CEDEC 2024
人間のさらにその先へ──将棋AIはまだ強くなれるのか? 「水匠」と「やねうら王」の開発者が語る“歴史と未来”(1/3 ページ)
2013年、将棋AI「ponanza」がプロ棋士の佐藤慎一六段(当時四段)を下し、AIが対プロ棋士の公式戦で初めて勝利を収めた。それから11年、将棋AIが人間より強いという認識は一般的になり、AIを使った戦法の研究や、AIが予想した次の一手を表示する対局中継なども盛んに行われるようになった。
一見、その地位を盤石にし、もはや成長の余地はないように思われる将棋AI。しかし内実は異なるという。これまで将棋AIはどのように強くなってきたのか、そしてこれからどのように強くなっていくのか?――ゲーム開発者向けカンファレンス「CEDEC 2024」(パシフィコ横浜、8月21~23日)で、将棋AIの開発者である杉村達也さん(たややんさん)とやねうらおさんが、将棋AIの仕組みや歴史、現状を整理し、その未来について語った。
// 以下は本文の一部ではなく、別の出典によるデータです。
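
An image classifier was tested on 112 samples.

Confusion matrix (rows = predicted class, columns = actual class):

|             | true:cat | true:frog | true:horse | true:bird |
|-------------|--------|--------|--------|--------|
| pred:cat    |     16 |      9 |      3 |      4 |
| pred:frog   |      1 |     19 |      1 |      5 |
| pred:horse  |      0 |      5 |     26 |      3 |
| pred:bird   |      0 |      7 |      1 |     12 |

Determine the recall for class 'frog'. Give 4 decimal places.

0.4750

Treat 'frog' as positive and all other classes as negative.
recall = TP/(TP+FN).
frog: TP=19, FN=9+5+7=21 → 19/40 = 0.47500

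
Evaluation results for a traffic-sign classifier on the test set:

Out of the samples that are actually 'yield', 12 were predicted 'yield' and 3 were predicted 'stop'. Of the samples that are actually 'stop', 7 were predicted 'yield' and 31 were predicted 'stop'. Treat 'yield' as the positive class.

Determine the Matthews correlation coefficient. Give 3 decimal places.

MCC = (TP·TN − FP·FN) / √((TP+FP)(TP+FN)(TN+FP)(TN+FN))
Numerator = 12·31 − 7·3 = 351
Denominator = √(19·15·38·34) = √368220 = 606.8113
MCC = 351 / 606.8113 = 0.578

0.578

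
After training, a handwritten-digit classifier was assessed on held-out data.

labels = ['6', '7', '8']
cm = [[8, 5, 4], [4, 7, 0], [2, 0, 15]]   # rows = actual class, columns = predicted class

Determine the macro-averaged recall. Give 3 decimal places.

Per-class recall (TP/(TP+FN)):
  6: TP=8, FN=5+4=9 → 8/17 = 0.4706
  7: TP=7, FN=4+0=4 → 7/11 = 0.6364
  8: TP=15, FN=2+0=2 → 15/17 = 0.8824
Macro-recall = mean = (0.4706 + 0.6364 + 0.8824) / 3 = 0.663

0.663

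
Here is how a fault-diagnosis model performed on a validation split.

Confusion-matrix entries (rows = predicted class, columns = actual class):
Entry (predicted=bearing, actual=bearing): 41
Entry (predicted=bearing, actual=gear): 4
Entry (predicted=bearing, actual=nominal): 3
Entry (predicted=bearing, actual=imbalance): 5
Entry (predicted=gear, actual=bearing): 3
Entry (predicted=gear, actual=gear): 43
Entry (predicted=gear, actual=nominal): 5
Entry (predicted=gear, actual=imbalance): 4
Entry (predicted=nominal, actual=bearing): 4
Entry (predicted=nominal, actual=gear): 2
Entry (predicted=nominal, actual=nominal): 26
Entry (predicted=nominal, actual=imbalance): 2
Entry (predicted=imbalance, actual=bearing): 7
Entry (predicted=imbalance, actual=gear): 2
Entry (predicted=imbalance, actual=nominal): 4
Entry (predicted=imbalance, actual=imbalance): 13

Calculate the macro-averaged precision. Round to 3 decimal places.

Per-class precision (TP/(TP+FP)):
  bearing: TP=41, FP=4+3+5=12 → 41/53 = 0.7736
  gear: TP=43, FP=3+5+4=12 → 43/55 = 0.7818
  nominal: TP=26, FP=4+2+2=8 → 26/34 = 0.7647
  imbalance: TP=13, FP=7+2+4=13 → 13/26 = 0.5000
Macro-precision = mean = (0.7736 + 0.7818 + 0.7647 + 0.5000) / 4 = 0.705

0.705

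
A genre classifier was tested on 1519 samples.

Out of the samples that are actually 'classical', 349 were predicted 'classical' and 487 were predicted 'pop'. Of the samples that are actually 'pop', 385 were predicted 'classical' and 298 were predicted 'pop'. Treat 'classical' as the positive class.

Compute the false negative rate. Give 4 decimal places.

0.5825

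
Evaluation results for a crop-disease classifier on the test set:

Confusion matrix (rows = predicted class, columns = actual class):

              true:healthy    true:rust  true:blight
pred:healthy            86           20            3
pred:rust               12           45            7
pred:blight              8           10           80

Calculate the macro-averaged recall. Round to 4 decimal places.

0.7667

Per-class recall (TP/(TP+FN)):
  healthy: TP=86, FN=12+8=20 → 86/106 = 0.81132
  rust: TP=45, FN=20+10=30 → 45/75 = 0.60000
  blight: TP=80, FN=3+7=10 → 80/90 = 0.88889
Macro-recall = mean = (0.81132 + 0.60000 + 0.88889) / 3 = 0.7667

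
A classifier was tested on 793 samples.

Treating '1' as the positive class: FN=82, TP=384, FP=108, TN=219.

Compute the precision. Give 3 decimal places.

Precision = TP/(TP+FP) = 384/(384+108) = 384/492 = 0.780

0.780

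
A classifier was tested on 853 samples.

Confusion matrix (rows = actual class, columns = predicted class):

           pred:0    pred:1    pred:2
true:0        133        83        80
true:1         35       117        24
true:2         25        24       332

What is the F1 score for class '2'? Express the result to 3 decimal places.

Treat '2' as positive and all other classes as negative.
F1 score = 2·TP/(2·TP+FP+FN).
2: TP=332, FP=80+24=104, FN=25+24=49 → 664/817 = 0.8127

0.813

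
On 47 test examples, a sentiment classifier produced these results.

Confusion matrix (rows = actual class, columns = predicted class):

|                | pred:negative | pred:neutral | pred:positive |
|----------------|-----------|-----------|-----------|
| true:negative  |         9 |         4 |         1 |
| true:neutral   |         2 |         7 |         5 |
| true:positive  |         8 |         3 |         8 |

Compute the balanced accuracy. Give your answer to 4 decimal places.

0.5213

Balanced accuracy = mean of per-class recall.
  negative: recall = 9/14 = 0.64286
  neutral: recall = 7/14 = 0.50000
  positive: recall = 8/19 = 0.42105
Mean = (0.64286 + 0.50000 + 0.42105) / 3 = 0.5213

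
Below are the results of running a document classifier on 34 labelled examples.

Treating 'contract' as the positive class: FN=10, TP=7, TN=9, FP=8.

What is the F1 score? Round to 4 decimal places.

0.4375

Precision = TP/(TP+FP) = 7/15 = 0.4667
Recall = TP/(TP+FN) = 7/17 = 0.4118
F1 = 2·TP/(2·TP+FP+FN) = 14/32 = 0.4375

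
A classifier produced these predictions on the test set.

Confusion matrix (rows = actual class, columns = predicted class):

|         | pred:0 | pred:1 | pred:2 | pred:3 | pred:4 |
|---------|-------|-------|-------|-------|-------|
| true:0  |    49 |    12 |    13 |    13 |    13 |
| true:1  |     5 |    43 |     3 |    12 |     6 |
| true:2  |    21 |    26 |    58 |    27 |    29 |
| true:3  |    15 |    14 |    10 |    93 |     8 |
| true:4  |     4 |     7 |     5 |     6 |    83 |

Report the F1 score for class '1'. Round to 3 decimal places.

Treat '1' as positive and all other classes as negative.
F1 score = 2·TP/(2·TP+FP+FN).
1: TP=43, FP=12+26+14+7=59, FN=5+3+12+6=26 → 86/171 = 0.5029

0.503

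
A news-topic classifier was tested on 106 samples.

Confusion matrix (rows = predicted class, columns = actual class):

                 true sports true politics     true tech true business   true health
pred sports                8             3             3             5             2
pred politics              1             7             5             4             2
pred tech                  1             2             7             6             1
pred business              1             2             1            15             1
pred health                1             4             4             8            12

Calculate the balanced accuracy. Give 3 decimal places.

0.493

Balanced accuracy = mean of per-class recall.
  sports: recall = 8/12 = 0.6667
  politics: recall = 7/18 = 0.3889
  tech: recall = 7/20 = 0.3500
  business: recall = 15/38 = 0.3947
  health: recall = 12/18 = 0.6667
Mean = (0.6667 + 0.3889 + 0.3500 + 0.3947 + 0.6667) / 5 = 0.493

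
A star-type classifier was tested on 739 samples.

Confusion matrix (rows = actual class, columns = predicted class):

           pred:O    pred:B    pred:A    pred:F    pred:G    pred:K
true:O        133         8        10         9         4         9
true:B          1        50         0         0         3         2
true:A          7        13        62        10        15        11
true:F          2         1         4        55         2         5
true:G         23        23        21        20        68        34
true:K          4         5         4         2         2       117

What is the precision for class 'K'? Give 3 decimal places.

0.657

Treat 'K' as positive and all other classes as negative.
precision = TP/(TP+FP).
K: TP=117, FP=9+2+11+5+34=61 → 117/178 = 0.6573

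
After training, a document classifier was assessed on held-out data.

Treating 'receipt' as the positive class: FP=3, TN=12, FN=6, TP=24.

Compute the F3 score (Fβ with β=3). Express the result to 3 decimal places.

Fβ = (1+β²)·TP / ((1+β²)·TP + β²·FN + FP), with β²=9
= 10·24 / (10·24 + 9·6 + 3) = 0.808

0.808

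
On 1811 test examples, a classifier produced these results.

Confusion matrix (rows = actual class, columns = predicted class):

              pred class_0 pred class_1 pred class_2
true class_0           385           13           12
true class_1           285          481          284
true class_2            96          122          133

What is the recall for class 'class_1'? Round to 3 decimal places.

0.458

Treat 'class_1' as positive and all other classes as negative.
recall = TP/(TP+FN).
class_1: TP=481, FN=285+284=569 → 481/1050 = 0.4581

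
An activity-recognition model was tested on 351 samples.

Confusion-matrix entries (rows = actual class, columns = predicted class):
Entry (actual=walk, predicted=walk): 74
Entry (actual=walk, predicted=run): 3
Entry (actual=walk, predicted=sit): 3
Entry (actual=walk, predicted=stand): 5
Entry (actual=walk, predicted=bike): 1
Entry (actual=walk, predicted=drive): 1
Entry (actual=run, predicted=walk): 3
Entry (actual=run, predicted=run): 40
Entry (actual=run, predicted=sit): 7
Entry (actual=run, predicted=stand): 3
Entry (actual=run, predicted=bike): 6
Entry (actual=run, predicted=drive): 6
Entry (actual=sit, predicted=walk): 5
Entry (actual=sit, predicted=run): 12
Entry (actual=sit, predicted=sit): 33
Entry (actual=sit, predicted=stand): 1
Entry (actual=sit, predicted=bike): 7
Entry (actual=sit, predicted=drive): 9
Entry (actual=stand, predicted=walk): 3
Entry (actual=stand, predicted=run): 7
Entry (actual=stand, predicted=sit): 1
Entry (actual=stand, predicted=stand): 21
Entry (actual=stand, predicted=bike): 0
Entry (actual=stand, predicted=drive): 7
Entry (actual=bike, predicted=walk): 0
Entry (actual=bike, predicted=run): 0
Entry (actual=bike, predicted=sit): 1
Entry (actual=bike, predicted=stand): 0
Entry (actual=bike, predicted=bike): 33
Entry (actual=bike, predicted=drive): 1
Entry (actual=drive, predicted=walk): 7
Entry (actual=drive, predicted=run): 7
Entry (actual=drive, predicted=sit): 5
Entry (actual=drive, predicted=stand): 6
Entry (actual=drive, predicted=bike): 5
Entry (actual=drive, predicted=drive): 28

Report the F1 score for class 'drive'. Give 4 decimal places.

Treat 'drive' as positive and all other classes as negative.
F1 score = 2·TP/(2·TP+FP+FN).
drive: TP=28, FP=1+6+9+7+1=24, FN=7+7+5+6+5=30 → 56/110 = 0.50909

0.5091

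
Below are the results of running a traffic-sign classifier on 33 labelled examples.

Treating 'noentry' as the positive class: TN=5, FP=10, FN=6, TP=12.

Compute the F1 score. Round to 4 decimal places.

Precision = TP/(TP+FP) = 12/22 = 0.5455
Recall = TP/(TP+FN) = 12/18 = 0.6667
F1 = 2·TP/(2·TP+FP+FN) = 24/40 = 0.6000

0.6000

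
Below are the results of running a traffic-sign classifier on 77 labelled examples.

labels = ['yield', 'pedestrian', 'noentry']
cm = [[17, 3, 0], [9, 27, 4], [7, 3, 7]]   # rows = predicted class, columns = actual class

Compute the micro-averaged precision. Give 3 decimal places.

Micro-averaging pools counts across classes: ΣTP=51, ΣFP=26, ΣFN=26.
Micro-precision = TP/(TP+FP) on pooled counts = 0.662 (equals overall accuracy in single-label multiclass).

0.662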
杉村さんは将棋AI「水匠」の開発者。水匠は「世界コンピュータ将棋オンライン大会(2020年)」「第3回世界将棋AI電竜戦(2022年)」といった将棋AIの世界大会で優勝したモデルであり、多くのプロ棋士も使用している。やねうらおさんは将棋AI 「やねうら王」の開発者。やねうら王は、オープンソース将棋AIのデファクトスタンダードで、水匠もその一部を利用している。
将棋AIはいかにして強くなったのか?
最も古い将棋AIは1974年、早稲田大学政治経済学術院教授であり、コンピュータ将棋協会副会長を務める瀧澤武信さん(当時大学院生)が開発した。これは簡素な「評価関数」と「ミニマックス法」という探索アルゴリズムを組み合わせたものだったという。
評価関数とは、盤上にある駒の枚数や配置などから、先手と後手、どちらがどれくらい勝ちやすいか(負けやすいか)を数値にして返す関数のこと。ミニマックス法は、この評価関数を使って最善手を探し出すアルゴリズムだ。例えば、相手の手番では値が最も小さくなる(=最も負けにくい)指し手を、自分の手番では最も大きくなる(=最も勝ちやすい)指し手を考える。
将棋AIの黎明期には、このミニマックス法より少ない局面を調べるだけで同様の結果を出せる「αβ法」が出現。モデルを軽量化して効率を高める「枝刈り」という手法も発展し、探索アルゴリズムは進化していった。
一方、評価関数はどのように進化していったのか。もともと評価関数では、飛車は500点、角は300点のように人間の手でパラメータを決め、どれくらい有利か不利かを算出していた。実際の対局で評価関数の精度を確認し、パラメータの調整を繰り返していたものの、評価関数が発展していくに連れて扱うパラメータの数が増え、人間の手で調整するのは不可能になった。